I spent most of Covenant either rolling my eyes or laughing. Ridley Scott has decided to spend the third act of his career making forgettable, terribly plotted movies. Alien: Covenant is terrible on several levels. I can forgive stupidity in a movie and I can look past the predictability of a franchise that hasn’t been interesting since Ripley did a reverse swan dive into a pool of molten lead.
Marvel’s Iron Fist, The Defenders and Inhumans
Marvel Studios continues to be the gold standard for blockbuster feature films. Everything they touched this year turned to platinum. Their television output started out strong with Daredevil and Jessica Jones, but has waded into mediocrity with Luke Cage and has taken a drastic nosedive in 2017. Iron Fist was their first unmitigated disaster. Questionable casting, bad writing, anemic plotting and a super-whiny Danny Rand left audiences wondering how such a good story could be adapted so terribly. That same question came up when Inhumans debuted on IMAX screens in September. Inhumans was a terribly produced mess that served as a salient example of what happens when good concepts are brought to life at cut-rate prices.
For me, the real disappointment was Marvel’s The Defenders.
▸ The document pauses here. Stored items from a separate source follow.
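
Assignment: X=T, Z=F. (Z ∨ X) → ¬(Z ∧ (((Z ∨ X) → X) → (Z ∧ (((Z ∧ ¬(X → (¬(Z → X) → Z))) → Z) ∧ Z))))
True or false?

T

Substituting X=T, Z=F:
Z ∨ X = F ∨ T = T
Z ∨ X = F ∨ T = T
(Z ∨ X) → X = T → T = T
Z → X = F → T = T
¬(Z → X) = ¬T = F
¬(Z → X) → Z = F → F = T
X → (¬(Z → X) → Z) = T → T = T
¬(X → (¬(Z → X) → Z)) = ¬T = F
Z ∧ ¬(X → (¬(Z → X) → Z)) = F ∧ F = F
(Z ∧ ¬(X → (¬(Z → X) → Z))) → Z = F → F = T
((Z ∧ ¬(X → (¬(Z → X) → Z))) → Z) ∧ Z = T ∧ F = F
Z ∧ (((Z ∧ ¬(X → (¬(Z → X) → Z))) → Z) ∧ Z) = F ∧ F = F
((Z ∨ X) → X) → (Z ∧ (((Z ∧ ¬(X → (¬(Z → X) → Z))) → Z) ∧ Z)) = T → F = F
Z ∧ (((Z ∨ X) → X) → (Z ∧ (((Z ∧ ¬(X → (¬(Z → X) → Z))) → Z) ∧ Z))) = F ∧ F = F
¬(Z ∧ (((Z ∨ X) → X) → (Z ∧ (((Z ∧ ¬(X → (¬(Z → X) → Z))) → Z) ∧ Z)))) = ¬F = T
(Z ∨ X) → ¬(Z ∧ (((Z ∨ X) → X) → (Z ∧ (((Z ∧ ¬(X → (¬(Z → X) → Z))) → Z) ∧ Z)))) = T → T = T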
The show should have been a showcase of everything right about the Netflix Marvel shows (Great characters, good action), but cramming all of them together seemed to expose their faults. After an episode or two of being thrilled by seeing these characters occupy the same space, the show devolved into an overblown, half-baked story about The Hand with uninteresting villains and lackluster thrills.
I was watching the final episode of the second season of Stranger Things, which has a similar plot to the final episode of Defenders. The heroes have to descend in an elevator to try to close a portal to prevent evil from entering our world. This is something that a show based on comic book heroes should nail, and yet there was more drama & tension in the single stoic shots of Stranger Things than the poorly shot and hyperactive editing of Marvel’s super team shenanigans.
Instead of the home run Defenders should have been, we ended up taking a fastball to the forehead. And that, my friends, is disappointing.